I love that I can grab wx observations in near real time by grabbing the UDP broadcasts off the hub, but one thing that bugs me about it is the formatting of the events. The overall structure is JSON, but with CSV embedded. This is especially aggravating with the timestamp fields, where with some event types timestamp is one of the JSON formatted fields, and with others it’s one of the fields in the CSV string.
Life would be a whole lot better if everything was a JSON formatted field.
Hi Eric. It’s true that full name/value pairs can make debugging your JSON parser easier. But we have chosen to use JSON arrays in certain cases in the name of efficiency. This is not a big deal in the individual observations coming over the UDP broadcast, but there are REST calls that can return hundreds or thousands of observations in a single response and we wanted to use the same message format in both cases - that’s why device observations are usually represented as arrays. If each field name were repeated for each observation, those responses would be incredibly bloated.
I’m using Splunk, so it’s a bit different. Basically, I ingest the data from the source and tell Splunk what the structure is. I can’t tell Splunk, “This is JSON data, but some of it might be CSV.” I have to tell it it’s JSON and let it do the field extractions it’s able to, then manually create field extractions for the array data.
Yes, you will need to keep up with the format of the data per the UDP API and do whatever you need to do to pick the right piece out of the observation’s array of data elements. Same thing Gary needs to do in javascript. Same thing several of us need to do in our python code. It’s not quite a JSON-formatted simple key/value pair kind of thing. Some (dis)assembly required.
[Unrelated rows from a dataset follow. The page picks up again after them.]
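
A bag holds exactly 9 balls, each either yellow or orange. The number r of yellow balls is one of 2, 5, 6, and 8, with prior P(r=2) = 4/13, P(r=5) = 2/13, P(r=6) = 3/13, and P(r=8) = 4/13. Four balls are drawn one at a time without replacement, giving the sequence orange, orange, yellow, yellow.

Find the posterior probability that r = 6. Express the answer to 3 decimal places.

0.398

For each hypothesis, P(data | H) works out to: P(data | r = 2) = (7/9)(6/8)(2/7)(1/6) = 0.027778; P(data | r = 5) = (4/9)(3/8)(5/7)(4/6) = 0.079365; P(data | r = 6) = (3/9)(2/8)(6/7)(5/6) = 0.059524; P(data | r = 8) = (1/9)(0/8) = 0.
The prior-weighted likelihoods are 4/13 · 0.027778 = 0.008547, 2/13 · 0.079365 = 0.01221, 3/13 · 0.059524 = 0.013736, 4/13 · 0 = 0; with total 0.034493.
So P(r = 6 | data) = (0.013736) / (0.034493) = 0.39823.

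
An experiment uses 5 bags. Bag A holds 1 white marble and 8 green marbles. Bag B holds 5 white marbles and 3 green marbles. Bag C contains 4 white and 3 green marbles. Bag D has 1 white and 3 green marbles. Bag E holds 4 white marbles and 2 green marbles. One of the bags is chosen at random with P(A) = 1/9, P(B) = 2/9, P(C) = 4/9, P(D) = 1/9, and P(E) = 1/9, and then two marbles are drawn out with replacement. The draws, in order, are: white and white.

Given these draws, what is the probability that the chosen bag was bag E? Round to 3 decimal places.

0.171

For each hypothesis, P(data | H) works out to: P(data | bag A) = (1/9)(1/9) = 0.012346; P(data | bag B) = (5/8)(5/8) = 0.39062; P(data | bag C) = (4/7)(4/7) = 0.32653; P(data | bag D) = (1/4)(1/4) = 0.0625; P(data | bag E) = (4/6)(4/6) = 0.44444.
Multiplying each by its prior: 1/9 · 0.012346 = 0.0013717, 2/9 · 0.39062 = 0.086806, 4/9 · 0.32653 = 0.14512, 1/9 · 0.0625 = 0.0069444, 1/9 · 0.44444 = 0.049383; with total 0.28963.
Hence P(bag E | data) = (0.049383) / (0.28963) = 0.1705.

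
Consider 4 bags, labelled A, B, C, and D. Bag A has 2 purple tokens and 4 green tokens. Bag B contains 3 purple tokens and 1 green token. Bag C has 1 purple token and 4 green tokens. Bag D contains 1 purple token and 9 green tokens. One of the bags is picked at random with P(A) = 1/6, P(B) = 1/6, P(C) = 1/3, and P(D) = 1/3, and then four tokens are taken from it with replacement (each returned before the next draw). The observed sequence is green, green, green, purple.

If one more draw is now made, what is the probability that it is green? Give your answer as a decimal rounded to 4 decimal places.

Compute the likelihood of the observed sequence for each case: P(data | bag A) = (4/6)(4/6)(4/6)(2/6) = 0.098765; P(data | bag B) = (1/4)(1/4)(1/4)(3/4) = 0.011719; P(data | bag C) = (4/5)(4/5)(4/5)(1/5) = 0.1024; P(data | bag D) = (9/10)(9/10)(9/10)(1/10) = 0.0729.
Weighting by the prior gives 1/6 · 0.098765 = 0.016461, 1/6 · 0.011719 = 0.0019531, 1/3 · 0.1024 = 0.034133, 1/3 · 0.0729 = 0.0243; with total 0.076847.
Normalising, the posterior is P(bag A | data) = 0.2142, P(bag B | data) = 0.025416, P(bag C | data) = 0.44417, P(bag D | data) = 0.31621.
The predictive probability is P(green next | data) = (2/3)(0.2142) + (1/4)(0.025416) + (4/5)(0.44417) + (9/10)(0.31621) = 0.78908.

0.7891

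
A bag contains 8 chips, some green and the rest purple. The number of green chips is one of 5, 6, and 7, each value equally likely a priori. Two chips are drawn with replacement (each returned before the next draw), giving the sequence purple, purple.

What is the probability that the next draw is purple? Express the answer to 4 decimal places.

For each hypothesis, P(data | H) works out to: P(data | r = 5) = (3/8)(3/8) = 9/64; P(data | r = 6) = (2/8)(2/8) = 1/16; P(data | r = 7) = (1/8)(1/8) = 1/64.
The prior-weighted likelihoods are 1/3 · 9/64 = 3/64, 1/3 · 1/16 = 1/48, 1/3 · 1/64 = 1/192; summing to 7/96.
The posterior is then P(r = 5 | data) = 9/14, P(r = 6 | data) = 2/7, P(r = 7 | data) = 1/14.
So P(purple next | data) = Σ P(purple next | H) P(H | data) = (3/8)(9/14) + (1/4)(2/7) + (1/8)(1/14) = 9/28.

0.3214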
I know nothing of Splunk or what language it used. Having arrays in JSON is normal. What you refer to as CSV is actually an indexed array. I’ve never heard anyone refer to that as CSV.
Splunk is a data platform, not a language. It has its own language for searching the data that goes into it, but when data is ingested in Splunk, you have to give it some hints of how it’s structured. The JSON indexed arrays are basically comma-separated values (CSV) and that’s one data structure to Splunk, while JSON is a completely different data structure.
I think there are functions in Splunk to extract fields from JSON arrays, but I haven’t dug into it.
The free license used to index up to 500 MB/day so that’s easily enough to handle a WF system or ten. If you get a developer (free) license that ups the ante to even more, but you have to renew yearly which is easy to do online.